Vingt mètres au maximum nous séparaient. Je prononçai, non sans gravité :

— Docteur Bare ! N’ayez pas peur, Jean.

Il eut un geste de contrariété, presque de rage, et remit son arme dans sa poche.

J’étais près de lui.

— Mon petit Jean, lui dis-je affectueusement, vous ne pouvez pas rester seul en compagnie de votre secret. Vous avez besoin d’aide. Vous craignez des dangers, et, si j’en juge par l’émoi que vous venez d’éprouver et qui vous a trahi malgré vous ; si j’en crois les moyens radicaux que vous n’hésitez pas à employer contre les indiscrets, ces dangers sont redoutables. Ne pensez-vous pas qu’un allié vous serait précieux ? Croyez-vous, sans appui, pouvoir dissimuler à tous la… particularité dont vous êtes… le siège ? Croyez-vous pouvoir vous défendre, avec vos propres forces, contre les curieux et contre… vos ennemis ?… Car, n’est-ce pas, c’est bien un ennemi que vous soupçonniez derrière le buisson ?…



Après un instant de sombre méditation, Jean leva vers moi ses yeux nus et phosphorescents.

— Mon cher Bare, fit-il, je vous en donne ma parole : la seule raison de mon silence, c’est que je ne veux pas, je ne veux à aucun prix qu’on me traite en phénomène, en sujet de vitrine, en monstre que les médecins et les savants se passent de l’un à l’autre…

— Ce n’est pas le médecin, c’est l’ami qui vous parle.

— Donnez-moi votre parole, à votre tour…

— Tout ceci restera entre nous, Jean, si vous le souhaitez. Mais pourtant, il me semble… La Science…

— Laissez la Science où elle est. Je sais que je n’ai plus longtemps à vivre. (Ne protestez pas ; l’auscultation vous l’a dit.) Eh bien ! je veux finir mes jours, si Dieu le veut, dans la tranquillité.

— Soit.
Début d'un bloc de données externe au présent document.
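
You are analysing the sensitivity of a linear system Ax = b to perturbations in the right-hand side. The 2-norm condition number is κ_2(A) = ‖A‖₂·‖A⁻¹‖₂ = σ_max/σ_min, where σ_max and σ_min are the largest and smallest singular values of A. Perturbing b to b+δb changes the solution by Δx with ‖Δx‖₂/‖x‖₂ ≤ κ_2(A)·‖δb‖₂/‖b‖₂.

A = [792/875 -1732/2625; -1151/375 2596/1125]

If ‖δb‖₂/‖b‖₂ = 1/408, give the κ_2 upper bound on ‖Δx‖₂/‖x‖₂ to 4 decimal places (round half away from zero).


0.6176

AᵀA = [112897/11025 -254012/33075; -254012/33075 571552/99225]; tr = 63505/3969, det = 16/3969
solving λ² − 63505/3969·λ + 16/3969 = 0 gives λ = 16, 1/3969
so κ_2 = √(16 / (1/3969)) = 252.0000
bound on ‖Δx‖/‖x‖: κ·ε = 252.0000·1/408 = 0.6176


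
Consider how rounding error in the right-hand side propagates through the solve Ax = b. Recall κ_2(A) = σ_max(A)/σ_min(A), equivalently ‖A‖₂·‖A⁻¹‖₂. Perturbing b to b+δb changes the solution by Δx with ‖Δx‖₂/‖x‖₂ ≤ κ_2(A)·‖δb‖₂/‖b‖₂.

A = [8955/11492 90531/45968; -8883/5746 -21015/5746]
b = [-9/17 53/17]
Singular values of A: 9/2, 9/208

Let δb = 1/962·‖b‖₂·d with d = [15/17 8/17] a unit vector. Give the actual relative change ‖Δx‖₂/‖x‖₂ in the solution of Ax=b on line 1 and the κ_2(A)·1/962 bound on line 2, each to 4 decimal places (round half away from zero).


0.0033
0.1081

largest singular value 9/2, smallest 9/208
condition number: (9/2) ÷ (9/208) = 104.0000
bound on ‖Δx‖/‖x‖: κ·ε = 104.0000·1/962 = 0.1081
solve Ax = b  →  x = [-21.5897 8.2735]
2-norm of b is 3.1623; of x, 23.1207
Δx = A⁻¹·δb where δb = 1/962·3.1623·d; ‖Δx‖ = 0.0760
dividing the unrounded norms, ‖Δx‖/‖x‖ = 0.0033
tightness: 0.0033 against a bound of 0.1081 (unrounded ratio ≈ 0.0304)


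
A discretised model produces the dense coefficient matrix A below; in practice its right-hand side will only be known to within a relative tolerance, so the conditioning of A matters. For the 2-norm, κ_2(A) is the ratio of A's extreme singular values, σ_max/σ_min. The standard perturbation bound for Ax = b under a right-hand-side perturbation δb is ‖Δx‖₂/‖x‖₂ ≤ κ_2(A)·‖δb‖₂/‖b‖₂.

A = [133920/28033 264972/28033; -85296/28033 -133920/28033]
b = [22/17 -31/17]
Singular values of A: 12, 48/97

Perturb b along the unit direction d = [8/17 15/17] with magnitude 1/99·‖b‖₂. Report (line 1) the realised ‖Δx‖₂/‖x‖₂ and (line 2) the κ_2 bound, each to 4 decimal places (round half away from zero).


0.0225
0.2449

largest singular value 12, smallest 48/97
condition number: 12 ÷ (48/97) = 24.2500
worst-case relative error ≤ 24.2500 × 1/99 = 0.2449
solve Ax = b  →  x = [1.8615 -0.8039]
‖b‖ = 2.2361, ‖x‖ = 2.0277
Δx = A⁻¹·δb where δb = 1/99·2.2361·d; ‖Δx‖ = 0.0456
realised ‖Δx‖/‖x‖ = 0.0225
tightness: 0.0225 against a bound of 0.2449 (unrounded ratio ≈ 0.0919)


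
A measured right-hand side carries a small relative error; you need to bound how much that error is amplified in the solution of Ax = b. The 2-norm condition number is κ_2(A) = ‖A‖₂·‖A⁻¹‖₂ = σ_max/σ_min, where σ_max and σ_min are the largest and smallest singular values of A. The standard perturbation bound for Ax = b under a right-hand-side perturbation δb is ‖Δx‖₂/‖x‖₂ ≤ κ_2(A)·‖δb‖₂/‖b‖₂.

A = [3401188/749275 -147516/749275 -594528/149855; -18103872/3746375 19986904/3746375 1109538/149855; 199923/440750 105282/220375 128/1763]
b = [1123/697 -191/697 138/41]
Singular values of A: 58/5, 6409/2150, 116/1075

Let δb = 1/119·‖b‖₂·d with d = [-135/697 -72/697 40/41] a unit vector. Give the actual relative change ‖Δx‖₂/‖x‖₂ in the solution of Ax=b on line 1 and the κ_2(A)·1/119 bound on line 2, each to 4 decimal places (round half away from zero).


largest singular value 58/5, smallest 116/1075
condition number: (58/5) ÷ (116/1075) = 107.5000
κ_2(A)·‖δb‖/‖b‖ = 0.9034
solve Ax = b  →  x = [16.5559 -11.5783 19.1112]
‖b‖ = 3.7417, ‖x‖ = 27.8100
re-solving with b+δb shifts x by Δx of norm 0.2914
realised ‖Δx‖/‖x‖ = 0.0105
realised/bound (from unrounded values) ≈ 0.0116

0.0105
0.9034


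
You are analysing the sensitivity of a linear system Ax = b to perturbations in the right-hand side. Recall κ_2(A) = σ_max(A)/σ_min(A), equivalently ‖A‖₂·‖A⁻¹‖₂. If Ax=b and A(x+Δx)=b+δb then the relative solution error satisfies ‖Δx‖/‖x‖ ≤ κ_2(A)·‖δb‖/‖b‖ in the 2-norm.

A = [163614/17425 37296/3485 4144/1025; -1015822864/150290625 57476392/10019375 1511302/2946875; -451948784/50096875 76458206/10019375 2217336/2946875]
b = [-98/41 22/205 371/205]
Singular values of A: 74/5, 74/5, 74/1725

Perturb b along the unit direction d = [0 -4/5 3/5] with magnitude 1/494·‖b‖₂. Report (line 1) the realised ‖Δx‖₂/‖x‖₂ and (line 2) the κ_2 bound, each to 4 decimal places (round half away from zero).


largest singular value 74/5, smallest 74/1725
κ = σ_max/σ_min = (74/5)/(74/1725) = 345.0000
bound on ‖Δx‖/‖x‖: κ·ε = 345.0000·1/494 = 0.6984
solve Ax = b  →  x = [-3.2518 -5.8100 22.3405]
‖b‖ = 3.0000, ‖x‖ = 23.3116
with δb = [0.0000 -0.0049 0.0036], A·Δx = δb → ‖Δx‖ = 0.1416
dividing the unrounded norms, ‖Δx‖/‖x‖ = 0.0061
realised/bound (from unrounded values) ≈ 0.0087

0.0061
0.6984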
Je vous donne ma parole d’honneur de garder votre secret.

— Quand je n’y serai plus, vous ferez ce que vous voudrez. Jusque-là, que cela soit bien entendu : vous ne parlerez de mon aventure à âme qui vive ?

— C’est promis, Jean.

Il ferma les paupières un instant, pour se recueillir. Elles apparurent légèrement roses, par transparence.